Skyline students study duck boxes at Hazel Wolf wetlands
September 20, 2011
By Christopher Huber
As William Lam climbed up the ladder, he and his Skyline classmates watched for spiders dangling from and nestled in the wooden duck box attached to the tree.
Once over the fear of what might be crawling on him, he searched and felt around the box to open it up. He was looking for the remains of a nest inside, where either a wood duck or a merganser would have laid eggs or hatchlings would have fledged last spring.

Sammamish resident Ted Burris, left, of Ducks Unlimited, explains to Skyline students what they will be doing with the duck boxes Sept. 15 at Hazel Wolf Wetlands. Photo by Christopher Huber
Lam and his fellow IB biology and IB environmental systems students spent their after-school hours Sept. 15 doing maintenance for an ongoing research project on 13 duck boxes fastened to trees around the Hazel Wolf Wetlands in Sammamish. Group members extracted now-abandoned nests to later observe and dissect at a Skyline biology club meeting, said research project organizers. They also added new materials for the next duck nesting season and stapled more camouflaging material to the outside of a box, if necessary.
“In biology club, we’ll go through ‘em CSI-style,” said Ted Burris, a project leader with Ducks Unlimited, as he explained the plan to students at the trailhead along Windsor Drive Southeast.
The goal of the duck-box project is to better understand the nesting habits of area wood ducks, said Joelle Nelson, Skyline IB environmental systems teacher. Some of the factors the students are researching include: why many clutches don’t hatch, whether temperature plays a role in nest success and garnering more details about nest dumping.
“Mostly we’ve found that they don’t hatch and there’s lots of nest dumping by mergansers,” Nelson said. “We’re really trying to find out about nest dumping and trying to find a solution to that.”

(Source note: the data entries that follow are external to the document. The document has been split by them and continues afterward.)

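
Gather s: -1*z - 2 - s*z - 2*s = s*(-z - 2) - z - 2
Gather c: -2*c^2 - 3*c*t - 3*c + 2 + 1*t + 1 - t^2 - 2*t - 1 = -2*c^2 + c*(-3*t - 3) - t^2 - t + 2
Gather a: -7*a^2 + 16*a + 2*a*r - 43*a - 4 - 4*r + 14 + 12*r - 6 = -7*a^2 + a*(2*r - 27) + 8*r + 4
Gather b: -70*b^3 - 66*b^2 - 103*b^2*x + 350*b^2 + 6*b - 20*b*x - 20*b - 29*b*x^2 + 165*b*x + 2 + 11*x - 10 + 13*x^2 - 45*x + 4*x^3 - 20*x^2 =-70*b^3 + b^2*(284 - 103*x) + b*(-29*x^2 + 145*x - 14) + 4*x^3 - 7*x^2 - 34*x - 8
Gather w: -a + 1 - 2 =-a - 1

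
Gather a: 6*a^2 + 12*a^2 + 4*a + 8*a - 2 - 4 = 18*a^2 + 12*a - 6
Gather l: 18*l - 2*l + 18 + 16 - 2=16*l + 32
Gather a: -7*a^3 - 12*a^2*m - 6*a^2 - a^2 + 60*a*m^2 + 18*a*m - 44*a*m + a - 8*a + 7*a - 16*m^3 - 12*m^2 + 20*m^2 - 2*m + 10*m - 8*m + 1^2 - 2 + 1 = -7*a^3 + a^2*(-12*m - 7) + a*(60*m^2 - 26*m) - 16*m^3 + 8*m^2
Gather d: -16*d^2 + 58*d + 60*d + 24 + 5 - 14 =-16*d^2 + 118*d + 15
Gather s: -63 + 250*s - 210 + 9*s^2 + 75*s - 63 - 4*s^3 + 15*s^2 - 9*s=-4*s^3 + 24*s^2 + 316*s - 336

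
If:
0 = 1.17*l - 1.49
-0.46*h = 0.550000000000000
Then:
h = -1.20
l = 1.27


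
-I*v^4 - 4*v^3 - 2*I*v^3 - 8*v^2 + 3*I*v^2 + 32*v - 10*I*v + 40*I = (v - 2)*(v + 4)*(v - 5*I)*(-I*v + 1)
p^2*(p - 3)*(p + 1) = p^4 - 2*p^3 - 3*p^2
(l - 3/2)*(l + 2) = l^2 + l/2 - 3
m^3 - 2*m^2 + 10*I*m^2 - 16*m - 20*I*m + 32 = (m - 2)*(m + 2*I)*(m + 8*I)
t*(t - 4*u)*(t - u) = t^3 - 5*t^2*u + 4*t*u^2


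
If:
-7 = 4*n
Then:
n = -7/4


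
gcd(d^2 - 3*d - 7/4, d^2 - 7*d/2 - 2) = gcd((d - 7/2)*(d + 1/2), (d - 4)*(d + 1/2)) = d + 1/2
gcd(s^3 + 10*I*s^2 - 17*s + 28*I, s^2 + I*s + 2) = s - I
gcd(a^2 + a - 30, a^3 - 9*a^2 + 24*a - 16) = 1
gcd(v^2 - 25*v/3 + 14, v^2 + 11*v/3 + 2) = 1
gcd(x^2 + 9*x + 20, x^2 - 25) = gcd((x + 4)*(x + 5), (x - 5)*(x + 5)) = x + 5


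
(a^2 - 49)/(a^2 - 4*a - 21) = (a + 7)/(a + 3)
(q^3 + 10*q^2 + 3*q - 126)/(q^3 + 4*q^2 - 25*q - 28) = (q^2 + 3*q - 18)/(q^2 - 3*q - 4)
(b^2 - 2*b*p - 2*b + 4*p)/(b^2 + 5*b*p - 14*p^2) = (b - 2)/(b + 7*p)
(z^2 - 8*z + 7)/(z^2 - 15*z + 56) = (z - 1)/(z - 8)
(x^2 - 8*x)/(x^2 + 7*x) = (x - 8)/(x + 7)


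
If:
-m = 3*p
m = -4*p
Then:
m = 0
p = 0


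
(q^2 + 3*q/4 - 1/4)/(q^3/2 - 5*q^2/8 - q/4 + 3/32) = 8*(q + 1)/(4*q^2 - 4*q - 3)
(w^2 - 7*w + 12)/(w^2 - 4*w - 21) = (-w^2 + 7*w - 12)/(-w^2 + 4*w + 21)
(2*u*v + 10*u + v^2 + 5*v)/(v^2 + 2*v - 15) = (2*u + v)/(v - 3)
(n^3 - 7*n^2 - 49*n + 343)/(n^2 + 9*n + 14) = (n^2 - 14*n + 49)/(n + 2)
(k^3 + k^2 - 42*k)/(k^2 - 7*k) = (k^2 + k - 42)/(k - 7)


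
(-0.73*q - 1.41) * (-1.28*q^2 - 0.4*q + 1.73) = 0.9344*q^3 + 2.0968*q^2 - 0.6989*q - 2.4393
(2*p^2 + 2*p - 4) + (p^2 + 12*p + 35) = 3*p^2 + 14*p + 31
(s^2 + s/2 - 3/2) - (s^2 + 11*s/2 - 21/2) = 9 - 5*s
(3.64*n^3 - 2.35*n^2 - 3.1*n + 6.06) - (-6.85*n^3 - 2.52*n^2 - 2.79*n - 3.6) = 10.49*n^3 + 0.17*n^2 - 0.31*n + 9.66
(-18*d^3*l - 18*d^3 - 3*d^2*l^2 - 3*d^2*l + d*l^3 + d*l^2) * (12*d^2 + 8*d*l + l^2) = -216*d^5*l - 216*d^5 - 180*d^4*l^2 - 180*d^4*l - 30*d^3*l^3 - 30*d^3*l^2 + 5*d^2*l^4 + 5*d^2*l^3 + d*l^5 + d*l^4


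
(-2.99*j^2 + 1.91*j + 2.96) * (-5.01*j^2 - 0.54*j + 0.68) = 14.9799*j^4 - 7.9545*j^3 - 17.8942*j^2 - 0.2996*j + 2.0128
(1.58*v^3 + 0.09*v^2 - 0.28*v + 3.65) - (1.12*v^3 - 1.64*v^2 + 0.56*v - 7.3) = 0.46*v^3 + 1.73*v^2 - 0.84*v + 10.95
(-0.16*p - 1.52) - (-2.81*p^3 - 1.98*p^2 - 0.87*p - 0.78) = 2.81*p^3 + 1.98*p^2 + 0.71*p - 0.74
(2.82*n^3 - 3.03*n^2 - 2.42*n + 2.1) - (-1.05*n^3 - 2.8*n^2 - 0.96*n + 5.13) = 3.87*n^3 - 0.23*n^2 - 1.46*n - 3.03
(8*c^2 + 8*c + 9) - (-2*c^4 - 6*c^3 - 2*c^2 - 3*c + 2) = 2*c^4 + 6*c^3 + 10*c^2 + 11*c + 7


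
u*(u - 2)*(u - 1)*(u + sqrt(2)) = u^4 - 3*u^3 + sqrt(2)*u^3 - 3*sqrt(2)*u^2 + 2*u^2 + 2*sqrt(2)*u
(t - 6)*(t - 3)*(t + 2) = t^3 - 7*t^2 + 36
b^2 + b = b*(b + 1)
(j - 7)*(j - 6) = j^2 - 13*j + 42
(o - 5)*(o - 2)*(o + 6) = o^3 - o^2 - 32*o + 60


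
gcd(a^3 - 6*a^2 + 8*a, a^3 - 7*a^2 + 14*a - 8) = a^2 - 6*a + 8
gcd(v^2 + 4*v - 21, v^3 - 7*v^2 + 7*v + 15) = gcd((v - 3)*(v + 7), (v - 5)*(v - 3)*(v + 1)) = v - 3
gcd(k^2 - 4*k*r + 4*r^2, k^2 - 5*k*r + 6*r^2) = -k + 2*r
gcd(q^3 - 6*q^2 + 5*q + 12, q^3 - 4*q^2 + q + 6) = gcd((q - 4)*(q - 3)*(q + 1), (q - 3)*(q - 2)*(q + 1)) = q^2 - 2*q - 3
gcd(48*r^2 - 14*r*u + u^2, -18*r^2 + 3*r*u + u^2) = 1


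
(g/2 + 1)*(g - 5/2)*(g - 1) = g^3/2 - 3*g^2/4 - 9*g/4 + 5/2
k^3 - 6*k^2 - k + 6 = (k - 6)*(k - 1)*(k + 1)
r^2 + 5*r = r*(r + 5)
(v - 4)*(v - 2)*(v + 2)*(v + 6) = v^4 + 2*v^3 - 28*v^2 - 8*v + 96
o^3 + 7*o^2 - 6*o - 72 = (o - 3)*(o + 4)*(o + 6)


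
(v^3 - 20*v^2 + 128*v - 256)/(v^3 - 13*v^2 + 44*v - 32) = (v - 8)/(v - 1)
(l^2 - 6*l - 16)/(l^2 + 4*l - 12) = (l^2 - 6*l - 16)/(l^2 + 4*l - 12)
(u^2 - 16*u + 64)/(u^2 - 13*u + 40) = (u - 8)/(u - 5)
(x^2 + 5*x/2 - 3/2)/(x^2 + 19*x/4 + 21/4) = 2*(2*x - 1)/(4*x + 7)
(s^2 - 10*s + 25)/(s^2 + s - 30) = (s - 5)/(s + 6)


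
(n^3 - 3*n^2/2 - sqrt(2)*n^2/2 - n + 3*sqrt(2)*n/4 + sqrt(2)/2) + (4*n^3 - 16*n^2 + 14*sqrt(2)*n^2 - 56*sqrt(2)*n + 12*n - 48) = 5*n^3 - 35*n^2/2 + 27*sqrt(2)*n^2/2 - 221*sqrt(2)*n/4 + 11*n - 48 + sqrt(2)/2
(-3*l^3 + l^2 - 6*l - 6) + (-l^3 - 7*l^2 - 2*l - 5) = -4*l^3 - 6*l^2 - 8*l - 11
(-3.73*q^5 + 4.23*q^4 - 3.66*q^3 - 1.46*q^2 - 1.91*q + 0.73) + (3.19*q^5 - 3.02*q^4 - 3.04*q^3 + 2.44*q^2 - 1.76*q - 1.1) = -0.54*q^5 + 1.21*q^4 - 6.7*q^3 + 0.98*q^2 - 3.67*q - 0.37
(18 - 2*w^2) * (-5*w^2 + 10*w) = 10*w^4 - 20*w^3 - 90*w^2 + 180*w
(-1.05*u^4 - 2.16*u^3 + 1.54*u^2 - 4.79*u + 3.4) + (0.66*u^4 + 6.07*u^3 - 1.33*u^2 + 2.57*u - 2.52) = -0.39*u^4 + 3.91*u^3 + 0.21*u^2 - 2.22*u + 0.88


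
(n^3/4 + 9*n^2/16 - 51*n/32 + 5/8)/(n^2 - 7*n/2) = (8*n^3 + 18*n^2 - 51*n + 20)/(16*n*(2*n - 7))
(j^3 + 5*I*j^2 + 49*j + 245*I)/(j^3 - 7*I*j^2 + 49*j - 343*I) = (j + 5*I)/(j - 7*I)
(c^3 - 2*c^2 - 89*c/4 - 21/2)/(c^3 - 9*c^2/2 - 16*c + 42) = (c + 1/2)/(c - 2)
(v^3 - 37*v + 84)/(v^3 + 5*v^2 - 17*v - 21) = (v - 4)/(v + 1)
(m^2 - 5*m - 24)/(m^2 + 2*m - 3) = (m - 8)/(m - 1)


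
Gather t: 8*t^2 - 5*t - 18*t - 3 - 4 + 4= 8*t^2 - 23*t - 3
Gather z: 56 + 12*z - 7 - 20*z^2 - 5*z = -20*z^2 + 7*z + 49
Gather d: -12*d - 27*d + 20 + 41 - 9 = 52 - 39*d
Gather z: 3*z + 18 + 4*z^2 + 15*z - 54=4*z^2 + 18*z - 36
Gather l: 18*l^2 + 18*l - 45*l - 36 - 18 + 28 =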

Nest dumping happens when, for example, a mother wood duck lays eggs, flies off, and later returns to a nest full of hers and, say, a merganser’s eggs. She then abandons the nest and none of the eggs hatch. Nelson said the students will work to figure out how to attract wood ducks to and deter mergansers from the duck boxes. Factors that may help include placing a nest (duck box) farther from a trail or closer to the water, or positioning it in full-shade areas.
The Skyline students recovered numerous nests with un-hatched eggs, but that also had hatched chicks that never made it out of the nest.
“It gives me some chance to work outside the classroom,” said Skyline senior Sophia Long. She said this was her fourth time doing the wetlands project and first time helping extract the nests. Since she would like to someday do field work as a scientist, this is a practical way to learn basic, but real-life research methods.
“It’s accessible and I get to learn a lot while doing it,” she said.
In the past year, project organizers placed four cameras aimed at different boxes around the wetlands area, said Gretel von Bargen, Skyline’s IB Biology teacher. It gives them a new view on the environment surrounding the nests — bears climbing up to the nests, other birds hindering safe nesting, etc. The students voluntarily sign up for the work project four to five times per school year, the teachers said. Once back at school, they will record data, observing things like the type of eggs in the nest, presence of down feathers and egg shards (evidence that eggs hatched), if there are multiple species of eggs (evidence of nest dumping), etc. Eventually, the science students will combine their data with other data from Burris at Ducks Unlimited to help determine the success of each duck box.
“Whenever they can see they can make a difference and see an application for what they’re learning, it makes them want to help,” said von Bargen.